Cursed
An ecumenical examination of heathen trash
by Brother Equinus Christian aka E.H. Wrangler
Cursed is the latest film by horror director Wes Craven, and the latest in a long line of blatant pro-werewolf propaganda to be disgorged from the maw of the Hollywood 'dream machine'.
The movie takes place in the den of debauchery itself. Christiana Ricci (last seen celebrating deviance in Addams Family and its equally twisted sequel) plays an uptight television producer named Ellie. She gets in a car wreck with her nerdy brother Jimmy, who is portrayed by Jesse Eisenberg. The siblings are attacked by some type of half-animal monster -- yet another anti-Christian stereotype perpetuated -- and barely escape with their lives.
Following the attack, they begin to exhibit strange abilities. Heightened strength, agility and senses -- none of which, I regret I must say, are horse-related. Suspicious, they begin to suspect that they've become cursed. The audience quickly becomes cursed as well as they're forced to endure this banal, even jejune, tripe.
The movie ambles about in a lackadaisical way, with Jimmy becoming more and more interested in having supernatural powers while Ellie remains the skeptic. Her boyfriend Jake (Joshua Jackson), who runs a horror-themed nightclub on the Hollywood Boulevard, tries to keep her grounded in reality, but with no horses in sight in this film, it's no surprise when sanity fails to reign.
Director Craven is so obsessed with trying to maintain his post-Scream reputation, he forgot to be scary. In fact, for a horror movie, horror seems to be the farthest thing on the filmmakers' collective mind. People are chased; people are killed; and that's about it. It's a slasher movie, just with werewolves instead. Maybe it works on some artsy-fartsy metaphorical level I'm not picking up on? No. In the words of Gertrude Stein, "There's no 'there' there."
Screenwriter Kevin Williamson's script is so blatantly goofy he deserves to be beaten and then sent to Purgatory. This film wants to be The Lost Boys and An American Werewolf in London, both of which films managed to be entertaining despite their severe lack of equine representation, and it resoundingly fails to do so. Unfortunately for Williamson (and everybody else associated with this enterprise), nothing works here. The movie even goes out of its way to throw in a gay character for no discernable reason; this smacks more of Williamson's own personal issues than any legitimate dramatic device.

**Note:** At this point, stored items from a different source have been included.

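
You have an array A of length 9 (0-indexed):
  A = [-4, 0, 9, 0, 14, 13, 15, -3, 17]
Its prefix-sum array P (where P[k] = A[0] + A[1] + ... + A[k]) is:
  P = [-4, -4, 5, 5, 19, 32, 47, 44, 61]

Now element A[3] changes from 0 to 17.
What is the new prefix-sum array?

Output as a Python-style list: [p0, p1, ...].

Change: A[3] 0 -> 17, delta = 17
P[k] for k < 3: unchanged (A[3] not included)
P[k] for k >= 3: shift by delta = 17
  P[0] = -4 + 0 = -4
  P[1] = -4 + 0 = -4
  P[2] = 5 + 0 = 5
  P[3] = 5 + 17 = 22
  P[4] = 19 + 17 = 36
  P[5] = 32 + 17 = 49
  P[6] = 47 + 17 = 64
  P[7] = 44 + 17 = 61
  P[8] = 61 + 17 = 78

Answer: [-4, -4, 5, 22, 36, 49, 64, 61, 78]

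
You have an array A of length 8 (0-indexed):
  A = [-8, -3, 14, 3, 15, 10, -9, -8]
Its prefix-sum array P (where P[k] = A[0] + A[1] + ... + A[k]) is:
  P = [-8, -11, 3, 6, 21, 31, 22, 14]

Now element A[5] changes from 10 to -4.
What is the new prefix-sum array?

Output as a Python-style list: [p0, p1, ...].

Change: A[5] 10 -> -4, delta = -14
P[k] for k < 5: unchanged (A[5] not included)
P[k] for k >= 5: shift by delta = -14
  P[0] = -8 + 0 = -8
  P[1] = -11 + 0 = -11
  P[2] = 3 + 0 = 3
  P[3] = 6 + 0 = 6
  P[4] = 21 + 0 = 21
  P[5] = 31 + -14 = 17
  P[6] = 22 + -14 = 8
  P[7] = 14 + -14 = 0

Answer: [-8, -11, 3, 6, 21, 17, 8, 0]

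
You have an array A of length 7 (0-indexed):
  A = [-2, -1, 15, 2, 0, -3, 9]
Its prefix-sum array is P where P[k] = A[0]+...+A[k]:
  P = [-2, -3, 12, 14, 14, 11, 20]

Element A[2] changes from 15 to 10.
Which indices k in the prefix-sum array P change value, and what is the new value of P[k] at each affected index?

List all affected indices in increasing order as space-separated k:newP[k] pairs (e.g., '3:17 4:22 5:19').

Answer: 2:7 3:9 4:9 5:6 6:15

Derivation:
P[k] = A[0] + ... + A[k]
P[k] includes A[2] iff k >= 2
Affected indices: 2, 3, ..., 6; delta = -5
  P[2]: 12 + -5 = 7
  P[3]: 14 + -5 = 9
  P[4]: 14 + -5 = 9
  P[5]: 11 + -5 = 6
  P[6]: 20 + -5 = 15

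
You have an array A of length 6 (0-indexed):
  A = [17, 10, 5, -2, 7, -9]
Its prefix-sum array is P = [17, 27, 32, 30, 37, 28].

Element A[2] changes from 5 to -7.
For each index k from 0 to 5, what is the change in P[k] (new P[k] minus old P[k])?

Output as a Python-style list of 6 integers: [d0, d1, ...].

Element change: A[2] 5 -> -7, delta = -12
For k < 2: P[k] unchanged, delta_P[k] = 0
For k >= 2: P[k] shifts by exactly -12
Delta array: [0, 0, -12, -12, -12, -12]

Answer: [0, 0, -12, -12, -12, -12]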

In terms of acting, the movie disappoints as well. Ricci couldn't have been less interested if they paid her. In fact, maybe they did pay her to be uninterested, for all I know. Eisenberg is at least engaged, but he's such a goober and given such a dumb character to play, we don't care. The movie even offers us the opportunity for one great scene -- an extended sequence at a PeTA fundraiser that virtually demands an ironic moment where a werewolf kills everyone -- but sadly, this opportunity is not capitalized on. I so wanted to see those people in the penguin costumes get eaten! Smug little flightless arctic tweeters... but then, what can you expect of a species whose natural habitat is so inhospitable to superior life forms?

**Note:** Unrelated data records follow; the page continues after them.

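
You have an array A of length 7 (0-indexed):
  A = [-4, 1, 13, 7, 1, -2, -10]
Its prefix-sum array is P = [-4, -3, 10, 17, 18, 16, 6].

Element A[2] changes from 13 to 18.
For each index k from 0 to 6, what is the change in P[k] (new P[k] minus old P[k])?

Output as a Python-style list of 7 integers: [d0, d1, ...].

Element change: A[2] 13 -> 18, delta = 5
For k < 2: P[k] unchanged, delta_P[k] = 0
For k >= 2: P[k] shifts by exactly 5
Delta array: [0, 0, 5, 5, 5, 5, 5]

Answer: [0, 0, 5, 5, 5, 5, 5]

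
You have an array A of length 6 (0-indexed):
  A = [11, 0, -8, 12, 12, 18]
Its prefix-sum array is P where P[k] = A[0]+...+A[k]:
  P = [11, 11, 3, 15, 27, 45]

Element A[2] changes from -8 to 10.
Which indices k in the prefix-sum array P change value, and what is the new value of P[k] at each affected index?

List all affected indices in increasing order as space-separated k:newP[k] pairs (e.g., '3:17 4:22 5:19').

P[k] = A[0] + ... + A[k]
P[k] includes A[2] iff k >= 2
Affected indices: 2, 3, ..., 5; delta = 18
  P[2]: 3 + 18 = 21
  P[3]: 15 + 18 = 33
  P[4]: 27 + 18 = 45
  P[5]: 45 + 18 = 63

Answer: 2:21 3:33 4:45 5:63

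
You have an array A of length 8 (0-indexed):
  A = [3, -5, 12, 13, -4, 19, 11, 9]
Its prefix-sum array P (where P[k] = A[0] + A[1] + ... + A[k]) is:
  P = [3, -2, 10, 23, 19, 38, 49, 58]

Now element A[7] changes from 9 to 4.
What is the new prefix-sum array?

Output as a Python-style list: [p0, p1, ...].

Answer: [3, -2, 10, 23, 19, 38, 49, 53]

Derivation:
Change: A[7] 9 -> 4, delta = -5
P[k] for k < 7: unchanged (A[7] not included)
P[k] for k >= 7: shift by delta = -5
  P[0] = 3 + 0 = 3
  P[1] = -2 + 0 = -2
  P[2] = 10 + 0 = 10
  P[3] = 23 + 0 = 23
  P[4] = 19 + 0 = 19
  P[5] = 38 + 0 = 38
  P[6] = 49 + 0 = 49
  P[7] = 58 + -5 = 53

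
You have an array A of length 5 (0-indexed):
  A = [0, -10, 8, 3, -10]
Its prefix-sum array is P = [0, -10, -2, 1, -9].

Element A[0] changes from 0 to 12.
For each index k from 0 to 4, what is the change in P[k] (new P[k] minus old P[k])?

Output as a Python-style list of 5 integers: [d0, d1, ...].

Answer: [12, 12, 12, 12, 12]

Derivation:
Element change: A[0] 0 -> 12, delta = 12
For k < 0: P[k] unchanged, delta_P[k] = 0
For k >= 0: P[k] shifts by exactly 12
Delta array: [12, 12, 12, 12, 12]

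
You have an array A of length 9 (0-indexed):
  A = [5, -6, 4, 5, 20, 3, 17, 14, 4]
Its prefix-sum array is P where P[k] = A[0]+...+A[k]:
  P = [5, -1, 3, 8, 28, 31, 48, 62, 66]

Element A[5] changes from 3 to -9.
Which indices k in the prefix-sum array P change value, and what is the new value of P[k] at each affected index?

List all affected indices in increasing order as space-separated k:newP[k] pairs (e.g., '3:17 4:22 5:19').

P[k] = A[0] + ... + A[k]
P[k] includes A[5] iff k >= 5
Affected indices: 5, 6, ..., 8; delta = -12
  P[5]: 31 + -12 = 19
  P[6]: 48 + -12 = 36
  P[7]: 62 + -12 = 50
  P[8]: 66 + -12 = 54

Answer: 5:19 6:36 7:50 8:54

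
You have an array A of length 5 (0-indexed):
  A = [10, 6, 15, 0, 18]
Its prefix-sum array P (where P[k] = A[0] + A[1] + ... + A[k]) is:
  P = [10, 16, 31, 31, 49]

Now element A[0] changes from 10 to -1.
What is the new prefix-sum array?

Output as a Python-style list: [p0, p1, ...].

Answer: [-1, 5, 20, 20, 38]

Derivation:
Change: A[0] 10 -> -1, delta = -11
P[k] for k < 0: unchanged (A[0] not included)
P[k] for k >= 0: shift by delta = -11
  P[0] = 10 + -11 = -1
  P[1] = 16 + -11 = 5
  P[2] = 31 + -11 = 20
  P[3] = 31 + -11 = 20
  P[4] = 49 + -11 = 38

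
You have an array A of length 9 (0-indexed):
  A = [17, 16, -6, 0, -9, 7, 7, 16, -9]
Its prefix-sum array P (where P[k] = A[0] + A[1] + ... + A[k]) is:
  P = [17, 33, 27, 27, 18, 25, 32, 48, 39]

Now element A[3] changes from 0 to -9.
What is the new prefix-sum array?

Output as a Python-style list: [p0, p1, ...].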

Sadly, the biggest upset on display here is Jackson, who has taken a major step down in acting since his last film, Racing Stripes, for which he masterfully provided the voice of a horse. I commend him for taking that risk, representing us beautiful equines in such an enjoyable way, but here he is so much not a horse that one cannot help but notice every time he is on screen. I mean, he had achieved greatness in his last film, and here he just blows it.
Cursed is a piece of trash, pure and simple. When it's not being stupid or offensively unfunny, its complete and absolute failure to address equine issues hangs over the whole enterprise like an itchy canvas blanket. This is a movie where annoying people who have no direction in their lives embrace lycanthropy instead of equine theocracy, which is really the whole problem with this country anyway. So many young people, ignorantly turning aside from the true Way of the Hoof in order to embrace these dangerous lifestyles. It's truly quite sad.
Cursed is a film I can recommend only to overzealous Wes Craven devotees; anyone who doesn't have to watch every last one of Craven's movies may safely avoid this one. The very title promises foul and dangerous enchantment, but it's obvious that the only hex on display here is the one placed on the filmmakers, forcing them to find the most uninteresting use for the whole werewolf angle in their movie. That the whole film is so utterly lacking in horse nature makes it even worse, if that's possible. See Cursed at your own peril.